4. For each system mode, identify the software modules (CSCs or, in some cases, CSCIs) that are utilized during
the system mode operation. Add the estimated source lines of code (SLOC) for each module). Total the SLOC
count for each system mode.
5. Use the SLOC count for each system mode as an input to the Musa model. This is the source instruction
parameter (IS)
6. Supply values for each of the following parameters to the Musa model:
• B: fault reduction efficiency factor (between 0 and 1)
• r: instruction execution rate (e.g., 25 MIPS)
• Qx : code expansion ratio (# of object instructions per SLOC)
• mi : failure identification effort per failure (man-hours)
• mf: failure correction effort per failure (man-hours)
7. Select a target failure rate for each system mode such that the combination results in the aggregate system
requirement being met. Note that the value for expected failures experienced (m) will be calculated by the model.
Plugging this into the equations for failure identification personnel (XI) and failure correction personnel (XF)

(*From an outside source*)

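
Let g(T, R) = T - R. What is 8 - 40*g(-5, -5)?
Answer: 8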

provides the total test time (in man-hours) required to meet the target failure rate. (Failure identification includes
time to set up and run tests and to identify if a failure has occurred. Failure correction includes time to debug the
software, find the underlying fault causing the failure, and make the software change that fixes the associated
fault).
8. Add the values for XF and XI for each of the system modes to arrive at total system test time. Record this value.
9. Try N new values for failure rates for the N system modes. Record the total test time.
10. Tweak the failure rate values up and down until an optimal value which minimizes system test time is achieved.
These final failure rate values are the set to be allocated to the N system modes.